Tout Edward Hopper en une œuvre 

Oiseaux de nuit, un tableau emblématique du travail d’Edward Hopper

Edward Hopper est un peintre du début du 20e siècle, en décalage avec son temps. En effet, alors qu’à cette époque fleurissent les artistes d’avant-garde et l’art abstrait, il incarne une forme de réalisme qui renvoie davantage au 19e siècle. Gravures, aquarelles, affiches, estampes : l’artiste américain s’essaye à toutes les techniques. Il aime représenter des scènes banales de la vie quotidienne, des paysages ruraux et urbains qui illustrent la vie américaine.

Pourtant, le peintre américain disait : « Mon but a toujours été la transcription la plus exacte possible de mes impressions les plus intimes. » Il cherche à reproduire la réalité non pas telle qu’elle est, mais telle qu’il la ressent. On peut analyser son tableau le plus connu par le biais de cette citation . Petite analyse d’Oiseaux de nuit, « l’une des meilleures choses que j’ai faites » selon Edward Hopper.

Tableau Oiseaux de nuit d'Edward Hopper
Edward Hopper, Oiseaux de nuit, 1942. Huile sur toile, 84,1 x 152,4 cm. Chicago, The Art Institute. © The Art Institute of Chicago / Photo : Robert Hashimoto.

Une scène américaine

C’est la nuit, les rues sont désertes. Quatre personnages silencieux semblent attendre quelque chose dans ce diner, un restaurant-bar typiquement américain. Parmi ses sources d’inspiration, Hopper avait lu une nouvelle d’Ernest Hemingway avec des gangsters.

Oiseaux de nuit, c’est en effet d’abord une ambiance, comme le début d’une scène de film dont le peintre nous laisse deviner la suite. Cela est typique de la peinture de Hopper. D’ailleurs, le format rectangulaire du restaurant, violemment éclairé et encadré par deux bandes noires horizontales, fait penser à un écran de cinéma !

Une architecture en suspens ?

Même si l’action est figée, le tableau est rythmé par de nombreuses lignes : celles des bâtiments. La toile a une dimension horizontale, renforcée par le format allongé du diner. Par contraste, les personnages et les machines à café, verticaux, semblent surgir et se dresser. Ce procédé est fréquent dans les toiles de Hopper pour mettre en valeur un élément.
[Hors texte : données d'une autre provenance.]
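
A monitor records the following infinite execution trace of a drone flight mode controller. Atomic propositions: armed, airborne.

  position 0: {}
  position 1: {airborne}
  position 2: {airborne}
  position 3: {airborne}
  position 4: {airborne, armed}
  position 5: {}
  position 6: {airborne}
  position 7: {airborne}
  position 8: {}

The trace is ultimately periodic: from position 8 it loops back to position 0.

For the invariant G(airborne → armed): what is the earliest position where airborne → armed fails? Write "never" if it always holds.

Check airborne → armed at each position in order: 0 ✓.
At position 1 the labels are {airborne}, so airborne → armed is false there. This is the first violation.

1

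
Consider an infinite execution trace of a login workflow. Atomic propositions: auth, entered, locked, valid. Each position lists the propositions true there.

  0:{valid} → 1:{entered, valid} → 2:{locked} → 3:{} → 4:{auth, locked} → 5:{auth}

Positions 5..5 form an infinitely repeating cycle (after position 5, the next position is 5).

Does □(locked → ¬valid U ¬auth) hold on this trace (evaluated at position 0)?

Does not hold

locked → ¬valid U ¬auth must hold at every position from 0 onward. It fails at position 4, so □(locked → ¬valid U ¬auth) is false.
Positions where locked holds: 2, 4.
Check ¬valid U ¬auth at each: 2→ok, 4→fails.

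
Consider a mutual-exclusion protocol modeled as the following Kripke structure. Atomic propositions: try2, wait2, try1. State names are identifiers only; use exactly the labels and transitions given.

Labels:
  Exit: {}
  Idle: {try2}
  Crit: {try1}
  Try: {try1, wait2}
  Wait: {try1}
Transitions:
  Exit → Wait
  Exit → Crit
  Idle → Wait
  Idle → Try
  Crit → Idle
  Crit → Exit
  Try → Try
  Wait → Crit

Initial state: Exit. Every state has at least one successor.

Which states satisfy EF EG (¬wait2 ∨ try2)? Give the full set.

States satisfying EG (¬wait2 ∨ try2): {Exit, Idle, Crit, Wait}.
States satisfying EF EG (¬wait2 ∨ try2): {Exit, Idle, Crit, Wait}.

{Exit, Idle, Crit, Wait}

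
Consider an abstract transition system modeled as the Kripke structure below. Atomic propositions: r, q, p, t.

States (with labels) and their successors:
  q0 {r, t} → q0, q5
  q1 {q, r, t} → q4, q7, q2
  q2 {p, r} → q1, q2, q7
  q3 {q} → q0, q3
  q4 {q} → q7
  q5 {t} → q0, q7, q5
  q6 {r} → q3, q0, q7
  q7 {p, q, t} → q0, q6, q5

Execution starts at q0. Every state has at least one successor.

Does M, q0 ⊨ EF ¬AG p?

States satisfying ¬AG p: {q0, q1, q2, q3, q4, q5, q6, q7}.
States satisfying EF ¬AG p: {q0, q1, q2, q3, q4, q5, q6, q7}.
Some path from q0 reaches a state where ¬AG p holds.
q0 ∈ Sat(EF ¬AG p).

Satisfied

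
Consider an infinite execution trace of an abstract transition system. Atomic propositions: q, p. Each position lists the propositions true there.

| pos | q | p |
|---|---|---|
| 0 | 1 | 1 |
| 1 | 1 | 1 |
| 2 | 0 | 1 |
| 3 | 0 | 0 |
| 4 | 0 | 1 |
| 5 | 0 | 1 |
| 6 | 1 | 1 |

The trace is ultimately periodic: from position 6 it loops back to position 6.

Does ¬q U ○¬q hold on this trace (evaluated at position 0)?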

De même, son goût des perspectives réalistes : à première vue, ses tableaux ont l’air très réels. Mais regardez le restaurant qui déborde du cadre… On dirait qu’il flotte un peu ! Étrange, non ?

Un paysage urbain immobile

Le peintre raconte aussi qu’il s’est inspiré d’un restaurant new-yorkais. Pourtant, l’absence de vie qui règne dans cette rue évoque plutôt un décor de carton-pâte ! La manière de peindre de Hopper renforce cette impression. Il aime que la matière soit lisse, sans relief.

D’ailleurs, aux rayons X, on ne discerne aucune correction sous la fine couche de peinture des Oiseaux de nuit. Ses grands aplats de couleur sont sa marque de fabrique. Comme souvent aussi, ses couleurs sont froides et la lumière est crue, avec une dominante verdâtre qui rend le teint blafard. Seule la robe rouge de la femme met un peu de vie.

Une peinture pleine d’ambiguïtés

Absorbés dans leurs pensées, les personnages semblent prisonniers d’un bâtiment hermétiquement clos. Aucune porte n’est visible ! Ils sont isolés, d’autant plus que tout est vide et obscur autour d’eux. Quel calme… Nous les observons à travers une vitre si transparente qu’on se demande si elle existe.

Mais à y regarder de plus près, leurs attitudes sont pleines d’ambiguïtés. Ce couple, par exemple : ils ne se parlent pas, ne se regardent pas, mais leurs mains se touchent presque. Et que tient la femme dans sa main ? Un billet de banque ? L’addition ? Le serveur, lui, entrouvre la bouche, comme s’il allait parler. Il y aussi cet homme solitaire, qui nous tourne le dos et qui paraît bien menaçant avec son chapeau incliné sur sa tête. Même ce verre vide sur le comptoir sème le trouble : qui vient donc de partir ? Pourquoi ? Comme toujours, Hopper glisse une part de mystère dans ses toiles. À nous d’imaginer le reste.